How to Make Perfect Roasted Brussels Sprouts (Meal Prep Essential)

The Why

I used to think eating healthy meant boring, soggy vegetables. But part of the “Rise & Grind” mindset is fueling your body efficiently without sacrificing enjoyment. If you’re meal prepping for the week, you need sides that actually taste good so you stick to the plan.

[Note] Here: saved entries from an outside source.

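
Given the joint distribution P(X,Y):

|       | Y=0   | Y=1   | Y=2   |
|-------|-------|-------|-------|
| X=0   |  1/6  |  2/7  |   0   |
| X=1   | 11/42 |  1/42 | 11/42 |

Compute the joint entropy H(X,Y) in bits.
2.0881 bits

H(X,Y) = -Σ_{x,y} P(x,y) log₂ P(x,y). Per-cell terms -P(x,y)·log₂P(x,y):
  X=0: 0.43083, 0.51639, 0.00000
  X=1: 0.50623, 0.12839, 0.50623
  (cells with P = 0 contribute 0)
Sum of the 6 terms: H(X,Y) = 2.0881 bits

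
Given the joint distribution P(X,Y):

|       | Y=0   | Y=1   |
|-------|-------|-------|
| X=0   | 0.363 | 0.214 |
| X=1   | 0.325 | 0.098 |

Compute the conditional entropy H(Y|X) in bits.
0.8793 bits

H(Y|X) = H(X,Y) - H(X)

H(X,Y) = -Σ_{x,y} P(x,y) log₂ P(x,y). Per-cell terms -P(x,y)·log₂P(x,y):
  X=0: 0.53069, 0.47600
  X=1: 0.52698, 0.32841
Sum of the 4 terms: H(X,Y) = 1.8621 bits

Marginal of X (row sums):
  P(X=0) = 0.363 + 0.214 = 0.577
  P(X=1) = 0.325 + 0.098 = 0.423
H(X) = -[0.577·log₂(0.577) + 0.423·log₂(0.423)]
  = 0.45777 + 0.52506 = 0.9828 bits

H(Y|X) = H(X,Y) - H(X) = 1.8621 - 0.9828 = 0.8793 bits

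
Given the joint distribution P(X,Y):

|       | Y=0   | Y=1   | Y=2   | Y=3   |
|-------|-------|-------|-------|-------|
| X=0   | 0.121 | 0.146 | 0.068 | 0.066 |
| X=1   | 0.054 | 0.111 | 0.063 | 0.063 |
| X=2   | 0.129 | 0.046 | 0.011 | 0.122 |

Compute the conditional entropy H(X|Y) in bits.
1.4612 bits

H(X|Y) = H(X,Y) - H(Y)

H(X,Y) = -Σ_{x,y} P(x,y) log₂ P(x,y). Per-cell terms -P(x,y)·log₂P(x,y):
  X=0: 0.36868, 0.40529, 0.26373, 0.25881
  X=1: 0.22739, 0.35202, 0.25128, 0.25128
  X=2: 0.38114, 0.20434, 0.07157, 0.37028
Sum of the 12 terms: H(X,Y) = 3.4058 bits

Marginal of Y (column sums):
  P(Y=0) = 0.121 + 0.054 + 0.129 = 0.304
  P(Y=1) = 0.146 + 0.111 + 0.046 = 0.303
  P(Y=2) = 0.068 + 0.063 + 0.011 = 0.142
  P(Y=3) = 0.066 + 0.063 + 0.122 = 0.251
H(Y) = -[0.304·log₂(0.304) + 0.303·log₂(0.303) + 0.142·log₂(0.142) + 0.251·log₂(0.251)]
  = 0.52223 + 0.52195 + 0.39988 + 0.50055 = 1.9446 bits

H(X|Y) = H(X,Y) - H(Y) = 3.4058 - 1.9446 = 1.4612 bits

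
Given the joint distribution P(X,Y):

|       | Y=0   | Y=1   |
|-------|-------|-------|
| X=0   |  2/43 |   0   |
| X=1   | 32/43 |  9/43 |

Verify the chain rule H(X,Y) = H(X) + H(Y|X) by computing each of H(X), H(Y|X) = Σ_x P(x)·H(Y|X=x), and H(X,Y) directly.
H(X) = 0.2714 bits, H(Y|X) = 0.7240 bits, H(X,Y) = 0.9954 bits

Marginal of X (row sums):
  P(X=0) = 2/43 + 0 = 2/43
  P(X=1) = 32/43 + 9/43 = 41/43
H(X) = -[(2/43)·log₂(2/43) + (41/43)·log₂(41/43)]
  = 0.2059 + 0.0655 = 0.2714 bits

H(Y|X) = Σ_x P(x)·H(Y|X=x):
  X=0: P(X=0) = 2/43, P(Y|X=0) = (1, 0) → H(Y|X=0) = 0.0000
  X=1: P(X=1) = 41/43, P(Y|X=1) = (32/41, 9/41) → H(Y|X=1) = 0.7593
H(Y|X) = (2/43)·0.0000 + (41/43)·0.7593 = 0.7240 bits

H(X,Y) = -Σ_{x,y} P(x,y) log₂ P(x,y). Per-cell terms -P(x,y)·log₂P(x,y):
  X=0: 0.2059, 0.0000
  X=1: 0.3172, 0.4723
  (cells with P = 0 contribute 0)
Sum of the 4 terms: H(X,Y) = 0.9954 bits

Chain rule check:
  H(X) + H(Y|X) = 0.2714 + 0.7240 = 0.9954 bits
  H(X,Y) = 0.9954 bits
✓ Chain rule verified.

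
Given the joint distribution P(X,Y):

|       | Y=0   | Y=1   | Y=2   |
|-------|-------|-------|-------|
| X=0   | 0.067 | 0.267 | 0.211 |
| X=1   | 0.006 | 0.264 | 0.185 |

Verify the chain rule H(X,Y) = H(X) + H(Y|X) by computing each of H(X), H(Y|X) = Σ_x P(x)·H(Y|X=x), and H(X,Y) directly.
H(X) = 0.9941 bits, H(Y|X) = 1.2513 bits, H(X,Y) = 2.2455 bits

Marginal of X (row sums):
  P(X=0) = 0.067 + 0.267 + 0.211 = 0.545
  P(X=1) = 0.006 + 0.264 + 0.185 = 0.455
H(X) = -[0.545·log₂(0.545) + 0.455·log₂(0.455)]
  = 0.4772 + 0.5169 = 0.9941 bits

H(Y|X) = Σ_x P(x)·H(Y|X=x):
  X=0: P(X=0) = 0.545, P(Y|X=0) = (67/545, 267/545, 211/545) → H(Y|X=0) = 1.4061
  X=1: P(X=1) = 0.455, P(Y|X=1) = (6/455, 264/455, 37/91) → H(Y|X=1) = 1.0659
H(Y|X) = 0.545·1.4061 + 0.455·1.0659 = 1.2513 bits

H(X,Y) = -Σ_{x,y} P(x,y) log₂ P(x,y). Per-cell terms -P(x,y)·log₂P(x,y):
  X=0: 0.2613, 0.5087, 0.4736
  X=1: 0.0443, 0.5072, 0.4504
Sum of the 6 terms: H(X,Y) = 2.2455 bits

Chain rule check:
  H(X) + H(Y|X) = 0.9941 + 1.2513 = 2.2454 bits
  H(X,Y) = 2.2455 bits
✓ Chain rule verified (Δ = 0.0001 is 4-dp rounding noise: each of the three values was rounded independently).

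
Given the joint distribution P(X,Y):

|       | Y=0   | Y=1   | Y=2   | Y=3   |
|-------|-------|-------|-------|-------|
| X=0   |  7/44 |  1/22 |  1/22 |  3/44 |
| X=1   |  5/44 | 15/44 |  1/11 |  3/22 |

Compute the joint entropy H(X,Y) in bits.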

These roasted Brussels sprouts are a staple in my rotation. They are crispy, high in fiber, and easy to mass-produce for the week.


The Blueprint (Recipe)

Prep time: 10 mins | Cook time: 20 mins | Temp: 425°F

What You Need

  • 1 lb Brussels sprouts: Rinsed and thoroughly dried.
  • 2 tbsp Olive oil: Healthy fats for focus.
  • Seasoning: 1 tsp Kosher salt, ½ tsp Black pepper.
  • (Optional): Garlic powder or Red pepper flakes for heat.

The Process

  1. Heat It Up: Preheat your oven to 425°F (220°C). Pro Tip: Put your empty baking sheet inside the oven while it heats. A hot pan = instant sear.
  2. Prep: Trim the stems and cut the sprouts in half lengthwise.
  3. Season: Toss them in a bowl with the oil, salt, and pepper.
  4. Roast: Carefully dump them onto the hot pan (listen for the sizzle). Arrange them cut-side down.
  5. Finish: Roast for 20–25 minutes until the bottoms are dark brown and crispy.

The “Grind” Tip (Efficiency Hack)

Don’t flip them. Most people waste time flipping every single sprout halfway through. Don’t do it. Leaving them cut-side down the entire time creates a better crust and saves you 3 minutes of active work. Use that time to clean up or prep your protein.